Bev's Peanut Butter Pie

Ingredients
- 1 cup sugar
- 1/2 cup cornstarch
- 1/4 tsp salt
- 1 1/4 cup milk
- 2 eggs
- 1/2 cup chunky peanut butter
- 2 tbsp vanilla
- 1 pie shell
- whipped cream
Step-by-Step Instructions
- Bake pie shell according to package directions. Or from www.robinhood.com - To Bake Blind (Bake an Empty Pie Shell)…Cut a 12" circle of parchment paper or aluminum foil. Fit into pie shell. Fill with pie weights or dried beans (about 4 cups). Bake at 425°F for 10 to 15 minutes or until set. Cool slightly; remove beans. Prick with fork. Bake at 350°F for 15 to 20 minutes longer or until golden brown. Cool completely.
- In a medium heavy duty pot, blend the sugar, cornstarch, and salt.
- Add the milk and eggs and cook over medium heat, stirring constantly, until thick (about 10-15 minutes). The mixture should coat the back of a spoon. Remove from heat and chill completely in the refrigerator.

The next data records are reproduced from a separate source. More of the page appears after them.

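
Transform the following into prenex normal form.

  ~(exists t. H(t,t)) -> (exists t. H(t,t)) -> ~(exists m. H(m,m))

First replace A → B with ¬A ∨ B.
  ~~(exists t. H(t,t)) | ~(exists t. H(t,t)) | ~(exists m. H(m,m))
Move each ¬ inward, flipping quantifiers it crosses:
  (exists t. H(t,t)) | (forall t. ~H(t,t)) | (forall m. ~H(m,m))
Rename bound variables to avoid capture: t↦v.
  (exists t. H(t,t)) | (forall v. ~H(v,v)) | (forall m. ~H(m,m))
Finally move all quantifiers to the prefix:
  exists t. forall v. forall m. (H(t,t) | ~H(v,v) | ~H(m,m))

exists t. forall v. forall m. (H(t,t) | ~H(v,v) | ~H(m,m))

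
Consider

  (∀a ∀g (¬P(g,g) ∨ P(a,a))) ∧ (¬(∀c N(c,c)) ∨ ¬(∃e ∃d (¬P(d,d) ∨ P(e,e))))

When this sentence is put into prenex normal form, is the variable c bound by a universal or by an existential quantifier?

existential

Push ¬ through the quantifiers and connectives to reach negation normal form:
  (∀a ∀g (¬P(g,g) ∨ P(a,a))) ∧ ((∃c ¬N(c,c)) ∨ (∀e ∀d (P(d,d) ∧ ¬P(e,e))))
All bound variables are already distinct, so no renaming is needed.
Extract every quantifier outward, since the variables are now distinct and don't occur free across branches:
  ∀a ∀g ∃c ∀e ∀d ((¬P(g,g) ∨ P(a,a)) ∧ (¬N(c,c) ∨ P(d,d) ∧ ¬P(e,e)))
The quantifier ∀c sits under an odd number of negations, so it flips to ∃c.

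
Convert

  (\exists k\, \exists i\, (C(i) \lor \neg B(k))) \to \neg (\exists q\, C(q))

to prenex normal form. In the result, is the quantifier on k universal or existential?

First replace A → B with ¬A ∨ B.
  \neg (\exists k\, \exists i\, (C(i) \lor \neg B(k))) \lor \neg (\exists q\, C(q))
Push ¬ through the quantifiers and connectives to reach negation normal form:
  (\forall k\, \forall i\, (\neg C(i) \land B(k))) \lor (\forall q\, \neg C(q))
Extract every quantifier outward, since the variables are now distinct and don't occur free across branches:
  \forall k\, \forall i\, \forall q\, (\neg C(i) \land B(k) \lor \neg C(q))
The quantifier \exists k sits under an odd number of negations (counting the antecedent side of each →), so it flips to \forall k.

universal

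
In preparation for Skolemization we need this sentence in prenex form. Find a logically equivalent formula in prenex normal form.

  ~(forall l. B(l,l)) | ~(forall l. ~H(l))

exists l. exists t. (~B(l,l) | H(t))

Move each ¬ inward, flipping quantifiers it crosses:
  (exists l. ~B(l,l)) | (exists l. H(l))
Standardize variables apart so no two quantifiers bind the same name: l↦t.
  (exists l. ~B(l,l)) | (exists t. H(t))
Extract every quantifier outward, since the variables are now distinct and don't occur free across branches:
  exists l. exists t. (~B(l,l) | H(t))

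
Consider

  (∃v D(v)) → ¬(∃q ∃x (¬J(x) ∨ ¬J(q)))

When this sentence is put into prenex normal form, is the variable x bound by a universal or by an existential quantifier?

universal

Rewrite implications/biconditionals: A → B as ¬A ∨ B.
  ¬(∃v D(v)) ∨ ¬(∃q ∃x (¬J(x) ∨ ¬J(q)))
Push ¬ through the quantifiers and connectives to reach negation normal form:
  (∀v ¬D(v)) ∨ (∀q ∀x (J(x) ∧ J(q)))
All bound variables are already distinct, so no renaming is needed.
Extract every quantifier outward, since the variables are now distinct and don't occur free across branches:
  ∀v ∀q ∀x (¬D(v) ∨ J(x) ∧ J(q))
The quantifier ∃x sits under an odd number of negations (counting the antecedent side of each →), so it flips to ∀x.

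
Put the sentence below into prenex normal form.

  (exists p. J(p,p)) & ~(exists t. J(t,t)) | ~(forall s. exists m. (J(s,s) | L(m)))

exists p. forall t. exists s. forall m. (J(p,p) & ~J(t,t) | ~J(s,s) & ~L(m))

Push ¬ through the quantifiers and connectives to reach negation normal form:
  (exists p. J(p,p)) & (forall t. ~J(t,t)) | (exists s. forall m. (~J(s,s) & ~L(m)))
Finally move all quantifiers to the prefix:
  exists p. forall t. exists s. forall m. (J(p,p) & ~J(t,t) | ~J(s,s) & ~L(m))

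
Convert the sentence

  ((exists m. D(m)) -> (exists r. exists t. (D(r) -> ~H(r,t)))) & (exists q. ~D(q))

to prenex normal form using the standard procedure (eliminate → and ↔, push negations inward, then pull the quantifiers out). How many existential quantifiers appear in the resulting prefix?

3

First replace A → B with ¬A ∨ B.
  (~(exists m. D(m)) | (exists r. exists t. (~D(r) | ~H(r,t)))) & (exists q. ~D(q))
Drive negations inward (¬∀x A ≡ ∃x ¬A, ¬∃x A ≡ ∀x ¬A, De Morgan for ∧/∨):
  ((forall m. ~D(m)) | (exists r. exists t. (~D(r) | ~H(r,t)))) & (exists q. ~D(q))
Finally move all quantifiers to the prefix:
  forall m. exists r. exists t. exists q. ((~D(m) | ~D(r) | ~H(r,t)) & ~D(q))
The prefix is forall m exists r exists t exists q: 1 universal, 3 existential.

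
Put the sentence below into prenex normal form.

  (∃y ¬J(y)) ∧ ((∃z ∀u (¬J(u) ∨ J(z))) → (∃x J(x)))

Eliminate → and ↔ using ¬ and ∨.
  (∃y ¬J(y)) ∧ (¬(∃z ∀u (¬J(u) ∨ J(z))) ∨ (∃x J(x)))
Drive negations inward (¬∀x A ≡ ∃x ¬A, ¬∃x A ≡ ∀x ¬A, De Morgan for ∧/∨):
  (∃y ¬J(y)) ∧ ((∀z ∃u (J(u) ∧ ¬J(z))) ∨ (∃x J(x)))
Extract every quantifier outward, since the variables are now distinct and don't occur free across branches:
  ∃y ∀z ∃u ∃x (¬J(y) ∧ (J(u) ∧ ¬J(z) ∨ J(x)))

∃y ∀z ∃u ∃x (¬J(y) ∧ (J(u) ∧ ¬J(z) ∨ J(x)))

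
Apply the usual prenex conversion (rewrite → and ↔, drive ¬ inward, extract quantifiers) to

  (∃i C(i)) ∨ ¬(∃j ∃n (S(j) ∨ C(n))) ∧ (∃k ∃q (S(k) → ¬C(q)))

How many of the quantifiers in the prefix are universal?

Rewrite implications/biconditionals: A → B as ¬A ∨ B.
  (∃i C(i)) ∨ ¬(∃j ∃n (S(j) ∨ C(n))) ∧ (∃k ∃q (¬S(k) ∨ ¬C(q)))
Move each ¬ inward, flipping quantifiers it crosses:
  (∃i C(i)) ∨ (∀j ∀n (¬S(j) ∧ ¬C(n))) ∧ (∃k ∃q (¬S(k) ∨ ¬C(q)))
All bound variables are already distinct, so no renaming is needed.
Finally move all quantifiers to the prefix:
  ∃i ∀j ∀n ∃k ∃q (C(i) ∨ ¬S(j) ∧ ¬C(n) ∧ (¬S(k) ∨ ¬C(q)))
The prefix is ∃i ∀j ∀n ∃k ∃q: 2 universal, 3 existential.

2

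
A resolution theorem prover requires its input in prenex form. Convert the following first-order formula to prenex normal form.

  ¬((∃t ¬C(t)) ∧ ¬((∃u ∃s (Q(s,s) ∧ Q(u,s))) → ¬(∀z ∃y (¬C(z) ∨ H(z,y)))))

Eliminate → and ↔ using ¬ and ∨.
  ¬((∃t ¬C(t)) ∧ ¬(¬(∃u ∃s (Q(s,s) ∧ Q(u,s))) ∨ ¬(∀z ∃y (¬C(z) ∨ H(z,y)))))
Move each ¬ inward, flipping quantifiers it crosses:
  (∀t C(t)) ∨ (∀u ∀s (¬Q(s,s) ∨ ¬Q(u,s))) ∨ (∃z ∀y (C(z) ∧ ¬H(z,y)))
All bound variables are already distinct, so no renaming is needed.
Pull the quantifiers to the front (each side's bound variable is not free in the other side):
  ∀t ∀u ∀s ∃z ∀y (C(t) ∨ ¬Q(s,s) ∨ ¬Q(u,s) ∨ C(z) ∧ ¬H(z,y))

∀t ∀u ∀s ∃z ∀y (C(t) ∨ ¬Q(s,s) ∨ ¬Q(u,s) ∨ C(z) ∧ ¬H(z,y))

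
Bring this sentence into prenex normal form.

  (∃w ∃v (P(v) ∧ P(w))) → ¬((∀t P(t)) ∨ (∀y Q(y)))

Rewrite implications/biconditionals: A → B as ¬A ∨ B.
  ¬(∃w ∃v (P(v) ∧ P(w))) ∨ ¬((∀t P(t)) ∨ (∀y Q(y)))
Drive negations inward (¬∀x A ≡ ∃x ¬A, ¬∃x A ≡ ∀x ¬A, De Morgan for ∧/∨):
  (∀w ∀v (¬P(v) ∨ ¬P(w))) ∨ (∃t ¬P(t)) ∧ (∃y ¬Q(y))
Extract every quantifier outward, since the variables are now distinct and don't occur free across branches:
  ∀w ∀v ∃t ∃y (¬P(v) ∨ ¬P(w) ∨ ¬P(t) ∧ ¬Q(y))

∀w ∀v ∃t ∃y (¬P(v) ∨ ¬P(w) ∨ ¬P(t) ∧ ¬Q(y))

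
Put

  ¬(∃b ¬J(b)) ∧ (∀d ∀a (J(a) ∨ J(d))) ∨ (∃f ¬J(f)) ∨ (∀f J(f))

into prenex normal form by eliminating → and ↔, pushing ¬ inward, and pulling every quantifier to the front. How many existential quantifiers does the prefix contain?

1

Move each ¬ inward, flipping quantifiers it crosses:
  (∀b J(b)) ∧ (∀d ∀a (J(a) ∨ J(d))) ∨ (∃f ¬J(f)) ∨ (∀f J(f))
Standardize variables apart so no two quantifiers bind the same name: f↦v1.
  (∀b J(b)) ∧ (∀d ∀a (J(a) ∨ J(d))) ∨ (∃f ¬J(f)) ∨ (∀v1 J(v1))
Pull the quantifiers to the front (each side's bound variable is not free in the other side):
  ∀b ∀d ∀a ∃f ∀v1 (J(b) ∧ (J(a) ∨ J(d)) ∨ ¬J(f) ∨ J(v1))
The prefix is ∀b ∀d ∀a ∃f ∀v1: 4 universal, 1 existential.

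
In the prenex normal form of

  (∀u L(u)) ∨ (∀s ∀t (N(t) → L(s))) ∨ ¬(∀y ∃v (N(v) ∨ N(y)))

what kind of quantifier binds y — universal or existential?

First replace A → B with ¬A ∨ B.
  (∀u L(u)) ∨ (∀s ∀t (¬N(t) ∨ L(s))) ∨ ¬(∀y ∃v (N(v) ∨ N(y)))
Move each ¬ inward, flipping quantifiers it crosses:
  (∀u L(u)) ∨ (∀s ∀t (¬N(t) ∨ L(s))) ∨ (∃y ∀v (¬N(v) ∧ ¬N(y)))
Finally move all quantifiers to the prefix:
  ∀u ∀s ∀t ∃y ∀v (L(u) ∨ ¬N(t) ∨ L(s) ∨ ¬N(v) ∧ ¬N(y))
The quantifier ∀y sits under an odd number of negations (counting the antecedent side of each →), so it flips to ∃y.

existential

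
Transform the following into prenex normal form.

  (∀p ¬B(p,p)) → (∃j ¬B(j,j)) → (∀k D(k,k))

∃p ∀j ∀k (B(p,p) ∨ B(j,j) ∨ D(k,k))

Rewrite implications/biconditionals: A → B as ¬A ∨ B.
  ¬(∀p ¬B(p,p)) ∨ ¬(∃j ¬B(j,j)) ∨ (∀k D(k,k))
Push ¬ through the quantifiers and connectives to reach negation normal form:
  (∃p B(p,p)) ∨ (∀j B(j,j)) ∨ (∀k D(k,k))
All bound variables are already distinct, so no renaming is needed.
Extract every quantifier outward, since the variables are now distinct and don't occur free across branches:
  ∃p ∀j ∀k (B(p,p) ∨ B(j,j) ∨ D(k,k))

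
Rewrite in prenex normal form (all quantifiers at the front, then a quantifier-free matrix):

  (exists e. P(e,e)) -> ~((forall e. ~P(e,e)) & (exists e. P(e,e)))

forall e. exists v. forall x1. (~P(e,e) | P(v,v) | ~P(x1,x1))

First replace A → B with ¬A ∨ B.
  ~(exists e. P(e,e)) | ~((forall e. ~P(e,e)) & (exists e. P(e,e)))
Drive negations inward (¬∀x A ≡ ∃x ¬A, ¬∃x A ≡ ∀x ¬A, De Morgan for ∧/∨):
  (forall e. ~P(e,e)) | (exists e. P(e,e)) | (forall e. ~P(e,e))
Give each quantifier a distinct variable: e↦v, e↦x1.
  (forall e. ~P(e,e)) | (exists v. P(v,v)) | (forall x1. ~P(x1,x1))
Pull the quantifiers to the front (each side's bound variable is not free in the other side):
  forall e. exists v. forall x1. (~P(e,e) | P(v,v) | ~P(x1,x1))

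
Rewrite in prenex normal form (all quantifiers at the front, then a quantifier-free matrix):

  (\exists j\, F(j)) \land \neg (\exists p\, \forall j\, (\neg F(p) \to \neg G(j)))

\exists j\, \forall p\, \exists u1\, (F(j) \land \neg F(p) \land G(u1))

First replace A → B with ¬A ∨ B.
  (\exists j\, F(j)) \land \neg (\exists p\, \forall j\, (\neg \neg F(p) \lor \neg G(j)))
Drive negations inward (¬∀x A ≡ ∃x ¬A, ¬∃x A ≡ ∀x ¬A, De Morgan for ∧/∨):
  (\exists j\, F(j)) \land (\forall p\, \exists j\, (\neg F(p) \land G(j)))
Rename bound variables to avoid capture: j↦u1.
  (\exists j\, F(j)) \land (\forall p\, \exists u1\, (\neg F(p) \land G(u1)))
Pull the quantifiers to the front (each side's bound variable is not free in the other side):
  \exists j\, \forall p\, \exists u1\, (F(j) \land \neg F(p) \land G(u1))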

- Once the custard mixture is fully cooled, add the peanut butter and vanilla. Beat with a mixer until creamy and smooth, about 2-3 minutes.
- Pour into the cooled pie shell and garnish with whipped cream. Chill for at least 2 hours before serving to allow the filling to set properly.
Common Problems and Solutions
Q: Why is my custard lumpy?
A: Make sure to blend the dry ingredients (sugar, cornstarch, salt) thoroughly before adding the liquids. Stir constantly while cooking over medium heat to prevent lumps from forming. If lumps do form, you can strain the mixture before chilling.
Q: Can I use smooth peanut butter instead of chunky?
A: Yes, smooth peanut butter works fine and will give you a creamier, more uniform texture. Use the same amount.
Q: Why is my filling runny?
A: The custard needs to cook long enough to fully activate the cornstarch. It should coat the back of a spoon before you remove it from heat. Also, make sure the filling is completely chilled before serving—at least 2 hours in the refrigerator.
Tips and Techniques
Make sure the custard is completely cooled before adding the peanut butter, or it may become too thin. For best results, chill the pie overnight before serving. The pie can be made a day ahead, making it perfect for potlucks and gatherings.
Ingredient Substitutions
- chunky peanut butter: smooth peanut butter
- whipped cream: Cool Whip or meringue topping
- store-bought pie shell: homemade pie crust
Equipment Needed
- medium heavy duty pot or saucepan
- whisk or wooden spoon
- electric mixer
- pie weights or dried beans (for blind baking)
Historical Context
Peanut butter pie is a classic Southern dessert that became popular in the mid-20th century when peanut butter was a pantry staple. Louisiana has a small but proud peanut-growing tradition, particularly in the northern parishes.